Intro: Time to move from manual to automated testing
One of my (many) job roles here at Hurricane is that of a build engineer. This means much of my time is spent building different kinds of maybe weird, good, and sometimes even useful things in GitLab’s Continuous Integration (CI) product.
For Hurricane Labs, the use of this tool is more about continuous testing rather than actual integration, but I’m all for industry standard terms. Anyway, lately it has been all about performance testing–determining if our software and sites perform well and, of course, are secure.
After doing all the testing manually and on schedules, I realized how much this process was becoming a time sink for me, and I wanted to figure out a better option.
Question: What was missing in our performance testing?
First up was performance testing. Is this site–our portal in this case–speedy enough in responding?
We have this kind of monitoring already, so we know how each component performs, how long it takes to respond, and so on. What we were missing, however, is mapping changes to that component to the actual code commits and deployments.
Initially, I thought about running a tool inside of Gitlab during our build process, which it turns out wasn’t a completely garbage idea. I found all sorts of articles–ranging in complexity–out there about how to do this.
I’m a simple man, so when I first found https://sitespeed.io, I thought, “awesome!” and I was right. It is pretty awesome. Sitespeed.io comes in a Docker container, which is great for CI work because you’re not having to write a bunch of code to actually build the thing you’re trying to run. Needless to say, I was jazzed about that and sat about the work, and that’s when it happened. I had just spent a bunch of time solving a problem that was already solved.
After I spent a little while getting this all going–creating a stanza or ten to get it just right–that’s, of course, when I found it. This automation is already built into Gitlab-CI; it’s in a template.

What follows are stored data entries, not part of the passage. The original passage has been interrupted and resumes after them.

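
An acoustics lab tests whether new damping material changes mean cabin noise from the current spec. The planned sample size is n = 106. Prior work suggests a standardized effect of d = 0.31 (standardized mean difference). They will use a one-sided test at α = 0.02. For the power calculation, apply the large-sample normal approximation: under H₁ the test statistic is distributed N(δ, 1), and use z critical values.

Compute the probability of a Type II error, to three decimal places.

Noncentrality parameter: δ = d·√n = 0.31 × √106 = 3.1916
Critical value for a one-sided test at α = 0.02: z_α = 2.054.
Power = Φ(δ − 2.054) = Φ(1.138) = 0.8724.
Type II error: β = 1 − power = 1 − 0.8724 = 0.1276.

β ≈ 0.128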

Surprise: I was working on something that already exists!
Here’s an example:
Basically, the template does everything I did to set up sitespeed.io and get it ready for CI work.
- The template pulls down the Docker images, runs the build process, etc.
- You pass the URL variable, which is the site you want to test, and off you go.
I only use this template when we merge to our master branch in Git, as that is what makes production update.
Using this template, I can now see when a given commit caused a performance problem, which ultimately helps us track down problems much faster.
Security: Fun times with (web) vulnerability scanners
Now onto the fun(?)–yeah, let’s call it fun–security stuff.
I have a love-hate relationship with vulnerability scanners, and even more on the hate side with web vulnerability scanners. On one hand, they do have the ability to find some hideous vulnerabilities in your web app; on the other hand, they often don’t accomplish this and are very noisy. Regardless, they’re a necessary evil.
The vulnerability scanner we use and have had the most luck with is called Detectify. This one does a great job of finding the horrible vulnerabilities while also avoiding a lot of false positive noise–of course, your mileage may vary.
Setting this up in GitLab-CI to run was not difficult, so it really suited me. This is what you do:
- Get a Detectify account. None of this will work without one 🙂
- Generate an API key, preferably also with a secret key
- Grab their sample code in the GitLab-friendly language of choice
- Create environment variables in your CI settings to use in your script (e.g. API key, scan profile, secret key)
- Change the sample code to read your environment variables
- Commit the changes and watch it go
Here’s what ours looks like:
This setups the Detectify task, defines which Docker container to run in, defines which stage to include it in, grabs the GitLab-friendly modified script (Python in my case), and runs it. Again, we only run this when production changes.
Caveat to note here: these scans take a LONG time to run, so I don’t block the build. This process kicks off the scan and does nothing else. I then have an alert when Detectify finds something I need to pay attention to. Much like the performance setup above, this allows me to tie a new security problem into a specific commit, which really reduces troubleshooting time.
Hope this helps
Hopefully someone finds this to be useful–including me in a few months when I forget how I set all this up. Enjoy!